I think adding a method to insert a value in the node in MAryTreeNode should work.

How it will help in having multiple keys in the node?

czgdp1807 avatar Apr 11 '20 06:04 czgdp1807

So, the node can store the (data, key) as a tuple in a dynamically sized array which can grow up to (m-1) size where m is the maximum number of children a node can have.

The information about the children nodes is already stored in the children array.

vibhu18116 avatar Apr 12 '20 13:04 vibhu18116

Here's what I have thought of,

MAryTreeNode

  1. key_list - A SinglyLinkedList with key, data in LinkedListNode. The framework for linked lists is in linear_data_structures. We can keep array as well but for consistency, tuple might not be a good idea instead, I'd suggest to factor out the key and data part to the abstract node class as almost every node has these two members and then just use the abstract Node class as common type for array of keys.
  2. children - An array of child indices with i-th one pointing to a node whose keys are between key_list[i] and key_list[i-1].

The children array is already there so only 1 needs to be added.

czgdp1807 avatar Apr 12 '20 19:04 czgdp1807

This works. But the array could have been subjected to binary search to search a particular element in that node. However, this won't be possible in the linked list implementation. So, what is your opinion about this?

vibhu18116 avatar Apr 15 '20 17:04 vibhu18116

But the array could have been subjected to binary search to search a particular element in that node.

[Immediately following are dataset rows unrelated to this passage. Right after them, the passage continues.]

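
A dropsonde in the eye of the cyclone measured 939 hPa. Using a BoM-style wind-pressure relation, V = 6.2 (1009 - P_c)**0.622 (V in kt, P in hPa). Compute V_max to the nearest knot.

87 kt

ΔP = 1009 − 939 = 70 hPa.
70^0.622 ≈ 14.049.
V ≈ 6.2 × 14.049 ≈ 87.1 kt.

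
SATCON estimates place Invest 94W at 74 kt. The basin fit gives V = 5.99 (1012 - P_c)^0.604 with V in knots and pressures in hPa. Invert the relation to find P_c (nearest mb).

948 mb

ΔP = (V / 5.99)^(1/0.604) = (74/5.99)^1.656.
74/5.99 = 12.354; 12.354^1.656 ≈ 64.21 mb.
P_c = 1012 − 64.21 = 947.79 ≈ 948 mb.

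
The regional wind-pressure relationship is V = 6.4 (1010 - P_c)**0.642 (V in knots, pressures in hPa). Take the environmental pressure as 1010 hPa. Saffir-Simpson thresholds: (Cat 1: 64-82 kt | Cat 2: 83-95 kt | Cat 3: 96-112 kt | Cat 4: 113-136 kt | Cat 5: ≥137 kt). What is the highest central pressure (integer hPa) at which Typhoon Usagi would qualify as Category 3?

942 hPa

Category 3 begins at V = 96 kt.
Required ΔP = (96/6.4)^(1/0.642) = 15.000^1.558 ≈ 67.91 hPa.
P_c ≤ 1010 − 67.91 = 942.09, so the highest integer P_c is 942 hPa.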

Well, the maximum size of the key_list won't be very large so, O(log(m)) or O(m) will not make much of a difference. Over optimisation can be avoided here. If m is large then MAryTree will not be of any practical use.

czgdp1807 avatar Apr 16 '20 11:04 czgdp1807

If m is large then MAryTree will not be of any practical use.

Though if you are aware of any use case where m is very large then we can think of using arrays.

czgdp1807 avatar Apr 16 '20 11:04 czgdp1807

I didn't find any specifics about the node size in different applications. So, if you say, I can proceed with a linked list.

vibhu18116 avatar Apr 22 '20 08:04 vibhu18116

Sure, feel free to proceed.

czgdp1807 avatar Apr 22 '20 09:04 czgdp1807

@czgdp1807 I hope this tree has already been implemented why not close this one!

Arvind-raj06 avatar Feb 17 '21 15:02 Arvind-raj06